For ancient French laws on Suicide, see Laverdy, Code Penal, cxi., &c.

In the German Strafgesetzbuch, article 216, we find, “If a person is induced to kill another by the express and serious request of the person killed, he shall be imprisoned for not less than three years, and not more than five years.”

No mention is made of suicide proper, in old German codes.

In the Bavarian and Saxon Codes suicide is not mentioned: but up to 1871, it was the Saxon law that the bodies of suicides should be sent to the schools of anatomy for dissection.

In the Austrian Code, there is a proviso that the suicide shall be buried by certain officials, but not in a churchyard.

The Prussian Code forbids any injury to the corpse; there are to be no marks of respect at the funeral; if the suicide be committed to avoid punishment, the executioner is to bury the body.
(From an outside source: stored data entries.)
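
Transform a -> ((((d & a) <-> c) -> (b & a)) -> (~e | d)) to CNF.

(~a | ~c | d | ~e) & (~a | ~b | ~e | d)

a -> ((((d & a) <-> c) -> (b & a)) -> (~e | d))
≡ ~a | ((((d & a) <-> c) -> (b & a)) -> (~e | d))   — eliminate ->
≡ ~a | ~(((d & a) <-> c) -> (b & a)) | ~e | d   — eliminate ->
≡ ~a | ~(~((d & a) <-> c) | (b & a)) | ~e | d   — eliminate ->
≡ ~a | ~(~(((d & a) -> c) & (c -> (d & a))) | (b & a)) | ~e | d   — eliminate <->
≡ ~a | ~(~((~(d & a) | c) & (c -> (d & a))) | (b & a)) | ~e | d   — eliminate ->
≡ ~a | ~(~((~(d & a) | c) & (~c | (d & a))) | (b & a)) | ~e | d   — eliminate ->
≡ ~a | (~~((~(d & a) | c) & (~c | (d & a))) & ~(b & a)) | ~e | d   — De Morgan
≡ ~a | ((~(d & a) | c) & (~c | (d & a)) & ~(b & a)) | ~e | d   — double negation
≡ ~a | ((~d | ~a | c) & (~c | (d & a)) & ~(b & a)) | ~e | d   — De Morgan
≡ ~a | ((~d | ~a | c) & (~c | (d & a)) & (~b | ~a)) | ~e | d   — De Morgan
≡ (~a | ~d | ~a | c | ~e | d) & (~a | ~c | d | ~e | d) & (~a | ~c | a | ~e | d) & (~a | ~b | ~a | ~e | d)   — distribute | over &
≡ (~a | ~c | d | ~e) & (~a | ~b | ~e | d)   — simplify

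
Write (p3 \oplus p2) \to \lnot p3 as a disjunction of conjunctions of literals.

(p3 \oplus p2) \to \lnot p3
≡ \lnot (p3 \oplus p2) \lor \lnot p3   [eliminate \to]
≡ \lnot ((p3 \land \lnot p2) \lor (\lnot p3 \land p2)) \lor \lnot p3   [expand \oplus]
≡ (\lnot (p3 \land \lnot p2) \land \lnot (\lnot p3 \land p2)) \lor \lnot p3   [De Morgan]
≡ ((\lnot p3 \lor \lnot \lnot p2) \land \lnot (\lnot p3 \land p2)) \lor \lnot p3   [De Morgan]
≡ ((\lnot p3 \lor p2) \land \lnot (\lnot p3 \land p2)) \lor \lnot p3   [double negation]
≡ ((\lnot p3 \lor p2) \land (\lnot \lnot p3 \lor \lnot p2)) \lor \lnot p3   [De Morgan]
≡ ((\lnot p3 \lor p2) \land (p3 \lor \lnot p2)) \lor \lnot p3   [double negation]
≡ (\lnot p3 \land p3) \lor (\lnot p3 \land \lnot p2) \lor (p2 \land p3) \lor (p2 \land \lnot p2) \lor \lnot p3   [distribute \land over \lor]
≡ (p2 \land p3) \lor \lnot p3   [simplify]

(p2 \land p3) \lor \lnot p3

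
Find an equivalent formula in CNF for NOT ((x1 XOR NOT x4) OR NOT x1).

NOT ((x1 XOR NOT x4) OR NOT x1)
= NOT (((x1 OR NOT x4) AND NOT (x1 AND NOT x4)) OR NOT x1)   — expand XOR
= NOT ((x1 OR NOT x4) AND NOT (x1 AND NOT x4)) AND NOT NOT x1   — De Morgan
= (NOT (x1 OR NOT x4) OR NOT NOT (x1 AND NOT x4)) AND NOT NOT x1   — De Morgan
= ((NOT x1 AND NOT NOT x4) OR NOT NOT (x1 AND NOT x4)) AND NOT NOT x1   — De Morgan
= ((NOT x1 AND x4) OR NOT NOT (x1 AND NOT x4)) AND NOT NOT x1   — double negation
= ((NOT x1 AND x4) OR (x1 AND NOT x4)) AND NOT NOT x1   — double negation
= ((NOT x1 AND x4) OR (x1 AND NOT x4)) AND x1   — double negation
= (NOT x1 OR x1) AND (NOT x1 OR NOT x4) AND (x4 OR x1) AND (x4 OR NOT x4) AND x1   — distribute OR over AND
= (NOT x1 OR NOT x4) AND x1   — simplify

(NOT x1 OR NOT x4) AND x1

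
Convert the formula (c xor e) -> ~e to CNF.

~e | c

(c xor e) -> ~e
= ~(c xor e) | ~e   [eliminate ->]
= ~((c | e) & ~(c & e)) | ~e   [expand xor]
= ~(c | e) | ~~(c & e) | ~e   [De Morgan]
= (~c & ~e) | ~~(c & e) | ~e   [De Morgan]
= (~c & ~e) | (c & e) | ~e   [double negation]
= (~c | c | ~e) & (~c | e | ~e) & (~e | c | ~e) & (~e | e | ~e)   [distribute | over &]
= ~e | c   [simplify]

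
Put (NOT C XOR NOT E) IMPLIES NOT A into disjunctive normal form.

(NOT C XOR NOT E) IMPLIES NOT A
≡ NOT (NOT C XOR NOT E) OR NOT A   [eliminate IMPLIES]
≡ NOT ((NOT C AND NOT NOT E) OR (NOT NOT C AND NOT E)) OR NOT A   [expand XOR]
≡ (NOT (NOT C AND NOT NOT E) AND NOT (NOT NOT C AND NOT E)) OR NOT A   [De Morgan]
≡ ((NOT NOT C OR NOT NOT NOT E) AND NOT (NOT NOT C AND NOT E)) OR NOT A   [De Morgan]
≡ ((C OR NOT NOT NOT E) AND NOT (NOT NOT C AND NOT E)) OR NOT A   [double negation]
≡ ((C OR NOT E) AND NOT (NOT NOT C AND NOT E)) OR NOT A   [double negation]
≡ ((C OR NOT E) AND (NOT NOT NOT C OR NOT NOT E)) OR NOT A   [De Morgan]
≡ ((C OR NOT E) AND (NOT C OR NOT NOT E)) OR NOT A   [double negation]
≡ ((C OR NOT E) AND (NOT C OR E)) OR NOT A   [double negation]
≡ (C AND NOT C) OR (C AND E) OR (NOT E AND NOT C) OR (NOT E AND E) OR NOT A   [distribute AND over OR]
≡ (C AND E) OR (NOT E AND NOT C) OR NOT A   [simplify]

(C AND E) OR (NOT E AND NOT C) OR NOT A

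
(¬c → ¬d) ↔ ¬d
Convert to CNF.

¬c ∨ ¬d

(¬c → ¬d) ↔ ¬d
≡ ((¬c → ¬d) → ¬d) ∧ (¬d → (¬c → ¬d))   — eliminate ↔
≡ (¬(¬c → ¬d) ∨ ¬d) ∧ (¬d → (¬c → ¬d))   — eliminate →
≡ (¬(¬¬c ∨ ¬d) ∨ ¬d) ∧ (¬d → (¬c → ¬d))   — eliminate →
≡ (¬(¬¬c ∨ ¬d) ∨ ¬d) ∧ (¬¬d ∨ (¬c → ¬d))   — eliminate →
≡ (¬(¬¬c ∨ ¬d) ∨ ¬d) ∧ (¬¬d ∨ ¬¬c ∨ ¬d)   — eliminate →
≡ ((¬¬¬c ∧ ¬¬d) ∨ ¬d) ∧ (¬¬d ∨ ¬¬c ∨ ¬d)   — De Morgan
≡ ((¬c ∧ ¬¬d) ∨ ¬d) ∧ (¬¬d ∨ ¬¬c ∨ ¬d)   — double negation
≡ ((¬c ∧ d) ∨ ¬d) ∧ (¬¬d ∨ ¬¬c ∨ ¬d)   — double negation
≡ ((¬c ∧ d) ∨ ¬d) ∧ (d ∨ ¬¬c ∨ ¬d)   — double negation
≡ ((¬c ∧ d) ∨ ¬d) ∧ (d ∨ c ∨ ¬d)   — double negation
≡ (¬c ∨ ¬d) ∧ (d ∨ ¬d) ∧ (d ∨ c ∨ ¬d)   — distribute ∨ over ∧
≡ ¬c ∨ ¬d   — simplify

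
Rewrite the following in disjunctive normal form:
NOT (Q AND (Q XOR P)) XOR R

NOT (Q AND (Q XOR P)) XOR R
= (NOT (Q AND (Q XOR P)) AND NOT R) OR (NOT NOT (Q AND (Q XOR P)) AND R)   (expand XOR)
= (NOT (Q AND ((Q AND NOT P) OR (NOT Q AND P))) AND NOT R) OR (NOT NOT (Q AND (Q XOR P)) AND R)   (expand XOR)
= (NOT (Q AND ((Q AND NOT P) OR (NOT Q AND P))) AND NOT R) OR (NOT NOT (Q AND ((Q AND NOT P) OR (NOT Q AND P))) AND R)   (expand XOR)
= ((NOT Q OR NOT ((Q AND NOT P) OR (NOT Q AND P))) AND NOT R) OR (NOT NOT (Q AND ((Q AND NOT P) OR (NOT Q AND P))) AND R)   (De Morgan)
= ((NOT Q OR (NOT (Q AND NOT P) AND NOT (NOT Q AND P))) AND NOT R) OR (NOT NOT (Q AND ((Q AND NOT P) OR (NOT Q AND P))) AND R)   (De Morgan)
= ((NOT Q OR ((NOT Q OR NOT NOT P) AND NOT (NOT Q AND P))) AND NOT R) OR (NOT NOT (Q AND ((Q AND NOT P) OR (NOT Q AND P))) AND R)   (De Morgan)
= ((NOT Q OR ((NOT Q OR P) AND NOT (NOT Q AND P))) AND NOT R) OR (NOT NOT (Q AND ((Q AND NOT P) OR (NOT Q AND P))) AND R)   (double negation)
= ((NOT Q OR ((NOT Q OR P) AND (NOT NOT Q OR NOT P))) AND NOT R) OR (NOT NOT (Q AND ((Q AND NOT P) OR (NOT Q AND P))) AND R)   (De Morgan)
= ((NOT Q OR ((NOT Q OR P) AND (Q OR NOT P))) AND NOT R) OR (NOT NOT (Q AND ((Q AND NOT P) OR (NOT Q AND P))) AND R)   (double negation)
= ((NOT Q OR ((NOT Q OR P) AND (Q OR NOT P))) AND NOT R) OR (Q AND ((Q AND NOT P) OR (NOT Q AND P)) AND R)   (double negation)
= (NOT Q AND NOT R) OR (NOT Q AND Q AND NOT R) OR (NOT Q AND NOT P AND NOT R) OR (P AND Q AND NOT R) OR (P AND NOT P AND NOT R) OR (Q AND Q AND NOT P AND R) OR (Q AND NOT Q AND P AND R)   (distribute AND over OR)
= (NOT Q AND NOT R) OR (P AND Q AND NOT R) OR (Q AND NOT P AND R)   (simplify)

(NOT Q AND NOT R) OR (P AND Q AND NOT R) OR (Q AND NOT P AND R)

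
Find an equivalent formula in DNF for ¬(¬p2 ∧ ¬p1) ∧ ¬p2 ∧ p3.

p1 ∧ ¬p2 ∧ p3

¬(¬p2 ∧ ¬p1) ∧ ¬p2 ∧ p3
= (¬¬p2 ∨ ¬¬p1) ∧ ¬p2 ∧ p3   [De Morgan]
= (p2 ∨ ¬¬p1) ∧ ¬p2 ∧ p3   [double negation]
= (p2 ∨ p1) ∧ ¬p2 ∧ p3   [double negation]
= (p2 ∧ ¬p2 ∧ p3) ∨ (p1 ∧ ¬p2 ∧ p3)   [distribute ∧ over ∨]
= p1 ∧ ¬p2 ∧ p3   [simplify]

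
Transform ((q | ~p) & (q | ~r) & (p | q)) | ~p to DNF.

((q | ~p) & (q | ~r) & (p | q)) | ~p
⇔ (q & q & p) | (q & q & q) | (q & ~r & p) | (q & ~r & q) | (~p & q & p) | (~p & q & q) | (~p & ~r & p) | (~p & ~r & q) | ~p   [distribute & over |]
⇔ q | ~p   [simplify]

q | ~p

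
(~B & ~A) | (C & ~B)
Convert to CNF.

~B & (~A | C)

(~B & ~A) | (C & ~B)
≡ (~B | C) & (~B | ~B) & (~A | C) & (~A | ~B)   — distribute | over &
≡ ~B & (~A | C)   — simplify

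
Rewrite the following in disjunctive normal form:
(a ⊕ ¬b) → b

(a ⊕ ¬b) → b
≡ ¬(a ⊕ ¬b) ∨ b   [eliminate →]
≡ ¬((a ∧ ¬¬b) ∨ (¬a ∧ ¬b)) ∨ b   [expand ⊕]
≡ (¬(a ∧ ¬¬b) ∧ ¬(¬a ∧ ¬b)) ∨ b   [De Morgan]
≡ ((¬a ∨ ¬¬¬b) ∧ ¬(¬a ∧ ¬b)) ∨ b   [De Morgan]
≡ ((¬a ∨ ¬b) ∧ ¬(¬a ∧ ¬b)) ∨ b   [double negation]
≡ ((¬a ∨ ¬b) ∧ (¬¬a ∨ ¬¬b)) ∨ b   [De Morgan]
≡ ((¬a ∨ ¬b) ∧ (a ∨ ¬¬b)) ∨ b   [double negation]
≡ ((¬a ∨ ¬b) ∧ (a ∨ b)) ∨ b   [double negation]
≡ (¬a ∧ a) ∨ (¬a ∧ b) ∨ (¬b ∧ a) ∨ (¬b ∧ b) ∨ b   [distribute ∧ over ∨]
≡ (¬b ∧ a) ∨ b   [simplify]

(¬b ∧ a) ∨ b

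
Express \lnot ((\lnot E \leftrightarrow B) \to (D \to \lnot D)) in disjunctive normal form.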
The French Law is very remarkable; M. Hélie states it thus: “La loi n’a point incriminé le suicide. Le fait de complicité est il punissable? La negative est evidente.”

In the United States suicide has never been a crime against statute law, nor have there ever been any burial barbarities in cases of suicide; but any one accessory to a suicide is guilty of murder as a principal.

The English Draft Penal Code proposed to make the abetment of suicide a special offence, subject to penal servitude for life, as a maximum punishment.

The attempt to commit suicide was to be punished by two years’ imprisonment with hard labour.